Home prices reached lower lows than previously set in 2009 in 12 of the 20 cities tracked by the overall index, confirming what Blitzer and others call a “double dip.”
The Denver home-price index still hasn’t set a new low, but at 120.55 in March, it is not far from the recession low of 120.21 set in February 2009.
The indexes — set at 100 in January 2000 — show Denver home prices have returned to 2001 levels. So, at 120.55, that means metro home prices have risen about 21 percent since 2000.
Year over year, home prices are down 3.6 percent in the 20-city index, including a 3.8 percent drop in metro Denver. Washington is the only metro area not to show an annual decline.
Local real-estate experts attribute the rise and dip in prices to federal tax credits for homebuyers that moved sales forward.
“National reports are stating a double dip in the market, but it is really a reflection of the artificial bump the 2010 tax credit created in the market,” said Alison Brennan, a broker associate with Re/Max Professionals’ ABC Investments Team in Littleton.
The credits arrested a double-digit slide in home prices even if they didn’t create a permanent bottom, said Ron Thorne with Keller Williams Advantage Realty in Lakewood.
“It was something to get some hope and some excitement and some activity and pull us out of an abyss of despair,” he said.
Thorne said he has shifted his message to buyers from one of housing as an investment to that of shelter.
“The numbers are telling us it is not that scary in Denver,” he said.
Buyers can lock in a fixed payment at low interest rates — unlike renters, who probably face rising payments in coming years because of low vacancy rates.
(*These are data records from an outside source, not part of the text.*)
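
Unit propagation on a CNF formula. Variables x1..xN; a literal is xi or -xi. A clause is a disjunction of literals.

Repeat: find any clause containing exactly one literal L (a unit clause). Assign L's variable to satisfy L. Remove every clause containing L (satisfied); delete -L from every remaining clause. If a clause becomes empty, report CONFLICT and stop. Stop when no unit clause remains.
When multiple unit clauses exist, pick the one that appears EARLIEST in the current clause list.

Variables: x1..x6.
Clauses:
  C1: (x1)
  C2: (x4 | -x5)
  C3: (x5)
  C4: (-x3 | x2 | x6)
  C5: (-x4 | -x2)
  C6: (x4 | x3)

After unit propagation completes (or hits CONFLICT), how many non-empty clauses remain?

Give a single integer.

Answer: 1

Derivation:
unit clause [1] forces x1=T; simplify:
  satisfied 1 clause(s); 5 remain; assigned so far: [1]
unit clause [5] forces x5=T; simplify:
  drop -5 from [4, -5] -> [4]
  satisfied 1 clause(s); 4 remain; assigned so far: [1, 5]
unit clause [4] forces x4=T; simplify:
  drop -4 from [-4, -2] -> [-2]
  satisfied 2 clause(s); 2 remain; assigned so far: [1, 4, 5]
unit clause [-2] forces x2=F; simplify:
  drop 2 from [-3, 2, 6] -> [-3, 6]
  satisfied 1 clause(s); 1 remain; assigned so far: [1, 2, 4, 5]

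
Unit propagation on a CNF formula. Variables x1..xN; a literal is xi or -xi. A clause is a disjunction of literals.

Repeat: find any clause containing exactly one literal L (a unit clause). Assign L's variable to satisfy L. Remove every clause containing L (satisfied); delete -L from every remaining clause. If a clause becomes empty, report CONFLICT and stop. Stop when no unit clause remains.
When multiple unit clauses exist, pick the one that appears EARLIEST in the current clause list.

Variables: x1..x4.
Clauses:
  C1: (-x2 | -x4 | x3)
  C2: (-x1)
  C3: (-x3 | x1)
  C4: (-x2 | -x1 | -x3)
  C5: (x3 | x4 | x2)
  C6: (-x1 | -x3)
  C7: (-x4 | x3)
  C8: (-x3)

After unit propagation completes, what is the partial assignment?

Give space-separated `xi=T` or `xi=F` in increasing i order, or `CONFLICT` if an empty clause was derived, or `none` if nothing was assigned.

unit clause [-1] forces x1=F; simplify:
  drop 1 from [-3, 1] -> [-3]
  satisfied 3 clause(s); 5 remain; assigned so far: [1]
unit clause [-3] forces x3=F; simplify:
  drop 3 from [-2, -4, 3] -> [-2, -4]
  drop 3 from [3, 4, 2] -> [4, 2]
  drop 3 from [-4, 3] -> [-4]
  satisfied 2 clause(s); 3 remain; assigned so far: [1, 3]
unit clause [-4] forces x4=F; simplify:
  drop 4 from [4, 2] -> [2]
  satisfied 2 clause(s); 1 remain; assigned so far: [1, 3, 4]
unit clause [2] forces x2=T; simplify:
  satisfied 1 clause(s); 0 remain; assigned so far: [1, 2, 3, 4]

Answer: x1=F x2=T x3=F x4=F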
Landlords are more willing to let tenants out of leases now than during the boom days because they can quickly find a replacement and charge them a higher rent, Thorne said.
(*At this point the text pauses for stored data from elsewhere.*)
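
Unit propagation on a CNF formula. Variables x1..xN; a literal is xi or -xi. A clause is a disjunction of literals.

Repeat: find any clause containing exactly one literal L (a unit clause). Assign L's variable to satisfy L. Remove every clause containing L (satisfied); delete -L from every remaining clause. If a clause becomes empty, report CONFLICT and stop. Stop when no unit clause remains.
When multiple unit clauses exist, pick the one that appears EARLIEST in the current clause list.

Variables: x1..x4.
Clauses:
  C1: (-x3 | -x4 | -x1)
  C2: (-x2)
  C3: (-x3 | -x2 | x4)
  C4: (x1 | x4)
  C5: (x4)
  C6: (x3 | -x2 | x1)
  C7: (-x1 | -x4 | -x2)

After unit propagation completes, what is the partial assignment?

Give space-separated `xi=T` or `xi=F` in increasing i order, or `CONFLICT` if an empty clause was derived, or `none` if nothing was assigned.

Answer: x2=F x4=T

Derivation:
unit clause [-2] forces x2=F; simplify:
  satisfied 4 clause(s); 3 remain; assigned so far: [2]
unit clause [4] forces x4=T; simplify:
  drop -4 from [-3, -4, -1] -> [-3, -1]
  satisfied 2 clause(s); 1 remain; assigned so far: [2, 4]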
Boulder mortgage banker Lou Barnes said Colorado has continued to see in-migration, worked through its foreclosure problems before other states and cut back sooner on new construction, all positives.
But mortgage credit remains tight, and any kind of price declines leave more borrowers owing more on their mortgages than their homes are worth.
Price declines also create “a perfect standoff of sellers who don’t want to give their houses away and buyers who don’t want to buy them,” Barnes said.
The total value of U.S. homes, $22.5 trillion in 2007, stood at $16.5 trillion at the end of last year, said Barnes, quoting Federal Reserve tallies.
The mortgages behind those properties fell only from $11.5 trillion to $10.5 trillion. Given that about 70 percent of households carry a mortgage, borrowers as a group have little equity.
U.S. households that did everything they thought they were supposed to do have earned nothing in the stock market and watched their home equity disappear over the past decade, Barnes said.